Stephano’s response to this wonderful speech marks his character out as the greatest Philistine in the play:

This will prove a brave kingdom for me, where
I shall have my music for nothing


Ferdinand, too, when he first hears music on the island is enchanted with it:

Where should this music be? I’ th’ air, or th’ earth?
It sounds no more, and sure it waits upon
Some god o’ th’ island. Sitting on a bank
Weeping again the Kong my father’s wreck,
This music crept by me on the waters
Allaying both their fury and my passion
With its sweet air.


The Tempest is about many things – creativity, parenthood, ambition, the workings of grief, the consolation of friendship and the battle between revenge and forgiveness in the heart of a man whom life has wronged. In Shakespeare’s universe, all these themes, indeed all thoughts and feelings, have their several kinds of music. As he was writing the play, Shakespeare must have accompanied his own thoughts and feelings with the sweet and solemn music of his endlessly fertile imagination. In producing his work, how can we ever seek to equal this authority with real tones of our own?What are these ‘noises’ that fill his ‘isle’? Who can we ask to supply them for us?

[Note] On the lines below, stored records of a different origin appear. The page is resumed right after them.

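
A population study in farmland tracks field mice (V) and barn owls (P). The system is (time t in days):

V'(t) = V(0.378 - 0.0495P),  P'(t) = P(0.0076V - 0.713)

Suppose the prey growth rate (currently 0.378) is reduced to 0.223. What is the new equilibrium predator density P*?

At the interior fixed point, setting dV/dt = 0 with V > 0 fixes P* = (prey growth rate)/(VP coefficient) — independent of the other coefficients.
With the change, P* = 0.223/0.0495 = 4.51; it falls from 7.64.

P* ≈ 4.51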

If Prospero’s island is a metaphor for the world of the creative artist and Prospero, the lonely, tormented magician, a self-portrait by his creator, it is easy to see why so many other creative artists have identified both with the story and with it’s protagonist character. Over 50 operas have been written with The Tempest as a source story, and the composers, poets and artists that have created incidental music, imaginative reconstructions, lyrical settings, or pictures based on the play include Purcell, Shelley, Browning, Tchaikowksy, Vaughan Williams, Sibelius, Auden, Millais, Dulac, Adès and countless others.

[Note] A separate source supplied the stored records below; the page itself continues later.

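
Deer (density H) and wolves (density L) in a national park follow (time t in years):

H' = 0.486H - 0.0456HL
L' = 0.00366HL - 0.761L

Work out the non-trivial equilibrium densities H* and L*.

H* ≈ 208, L* ≈ 10.7

Set dL/dt = 0 with L > 0: 0.00366H - 0.761 = 0, so H* = 0.761/0.00366 = 208.
Set dH/dt = 0 with H > 0: 0.486 - 0.0456L = 0, so L* = 0.486/0.0456 = 10.7.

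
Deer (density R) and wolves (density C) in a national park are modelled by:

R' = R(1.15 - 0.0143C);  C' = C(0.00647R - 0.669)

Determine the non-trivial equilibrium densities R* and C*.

Set dC/dt = 0 with C > 0: 0.00647R - 0.669 = 0, so R* = 0.669/0.00647 = 103.
Set dR/dt = 0 with R > 0: 1.15 - 0.0143C = 0, so C* = 1.15/0.0143 = 80.4.

R* ≈ 103, C* ≈ 80.4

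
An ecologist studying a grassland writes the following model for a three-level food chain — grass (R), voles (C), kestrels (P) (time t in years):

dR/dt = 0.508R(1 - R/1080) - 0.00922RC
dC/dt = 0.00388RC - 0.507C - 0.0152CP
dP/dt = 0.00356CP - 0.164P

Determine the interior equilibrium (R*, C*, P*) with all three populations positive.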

Perhaps the greatest off all artists to be inspired by the play was Beethoven. According to his biographer, Anton Schindler, when asked where he found his inspiration for writing his D minor Piano Sonata, Opus 31 No 2, Beethoven replied: ‘Read Shakespeare’s Tempest’. Whatever the veracity of this anecdote, the sonata has been known as ‘The Tempest Sonata’ ever since the suggestion was made. If you listen to the music, it is easy to see why. The first movement is almost self-consciously dramatic, with periods of recitative, like an unsung opera, and constantly changing themes and tempi. The slow movement is by turns intensely reflective and quietly sinister and the last movement is a constantly revolving and repetitive rondo, redolent of Ariel’s endlessly creative spirit.

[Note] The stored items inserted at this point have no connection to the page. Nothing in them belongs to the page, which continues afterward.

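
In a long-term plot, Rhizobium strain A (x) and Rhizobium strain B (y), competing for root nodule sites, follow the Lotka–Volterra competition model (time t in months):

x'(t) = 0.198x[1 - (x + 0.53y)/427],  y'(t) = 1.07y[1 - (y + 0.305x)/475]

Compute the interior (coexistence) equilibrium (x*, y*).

x* ≈ 209, y* ≈ 411

Setting both brackets to zero gives the nullclines x + 0.53y = 427 and 0.305x + y = 475.
Substituting y = 475 - 0.305x into the first: x(1 - 0.53·0.305) = 427 - 0.53·475.
So x* = 175/0.838 = 209, and then y* = 475 - 0.305·209 = 411.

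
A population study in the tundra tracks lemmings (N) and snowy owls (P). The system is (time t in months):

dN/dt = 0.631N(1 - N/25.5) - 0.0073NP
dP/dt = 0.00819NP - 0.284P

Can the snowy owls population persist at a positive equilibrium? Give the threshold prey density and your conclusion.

Threshold N = 34.7; K < 34.7, so no, the predator goes extinct.

The predator equation gives dP/dt > 0 only when N > 0.284/0.00819 = 34.7.
Without the predator, N → K = 25.5. Since 25.5 < 34.7, the predator cannot invade.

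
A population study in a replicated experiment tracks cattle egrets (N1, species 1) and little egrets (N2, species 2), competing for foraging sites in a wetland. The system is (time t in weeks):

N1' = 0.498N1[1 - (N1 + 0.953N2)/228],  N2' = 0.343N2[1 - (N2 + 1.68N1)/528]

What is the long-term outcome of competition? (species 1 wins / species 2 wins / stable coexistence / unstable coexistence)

species 2 excludes species 1

Compare the nullcline intercepts: K1/α12 = 228/0.953 = 239 < K2 = 528; K2/α21 = 528/1.68 = 314 > K1 = 228.
Since the inequalities point opposite ways, species 2 can invade but species 1 cannot.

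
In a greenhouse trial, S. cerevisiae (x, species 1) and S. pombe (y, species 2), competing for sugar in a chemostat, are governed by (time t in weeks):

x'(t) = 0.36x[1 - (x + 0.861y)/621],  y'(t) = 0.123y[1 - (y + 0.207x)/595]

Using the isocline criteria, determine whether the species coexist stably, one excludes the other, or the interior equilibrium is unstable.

stable coexistence

Compare the nullcline intercepts: K1/α12 = 621/0.861 = 721 > K2 = 595; K2/α21 = 595/0.207 = 2870 > K1 = 621.
Since both inequalities hold, each species can invade when rare, so the interior equilibrium is stable.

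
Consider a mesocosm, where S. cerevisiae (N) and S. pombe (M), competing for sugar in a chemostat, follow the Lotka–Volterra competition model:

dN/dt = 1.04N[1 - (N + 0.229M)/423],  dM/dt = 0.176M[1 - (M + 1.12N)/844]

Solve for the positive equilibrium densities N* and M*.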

If the greatest creative artists are also the most lonely, or the most tormented by their own devils, Beethoven must rank as one of the most lonely of all. Throughout a turbulent and revolutionary creative life, he seems never to have sustained a deep friendship or a lasting love, incapable perhaps of fulfilling himself through any other relationship but with his artistic gift. Was Shakespeare the same? We know so much less of his life than we do of Beethoven’s – but it is easy to imagine how utterly absorbed in his work he must have been. It is similarly easy to imagine Beethoven as a worthy inheritor of Prospero’s lonely exile on the island.

In choosing from the great wealth of Beethoven’s music for appropriate and consistent accompaniments for this production, I have cast my net quite widely but have concentrated heavily on the very late works, for it is in these great utterances, written in the last few years of his life, that Beethoven’s mature spirit seems most in harmony with the profound universe of Shakespeare’s final play.

I have used the Missa Solemnis for the storm, for Ariel’s revengeful Harpy and as a leitmotif for the saintly Gonzalo. I have quoted from the slow movement of the Tempest Sonata for the Machiavellian plots of Antonio and Sebastian and the grief of Alonso at the loss of his son. Two movements from the Pastoral Symphony serve well for the Masque and for Ariel’s dogs and the last movement of the Fifth Symphony is a great way of warming up the theatre after the intermission. The sublime slow movement from the fifth Piano Concerto provides a delicate way of allowing us to say farewell to Ariel at the end of the play.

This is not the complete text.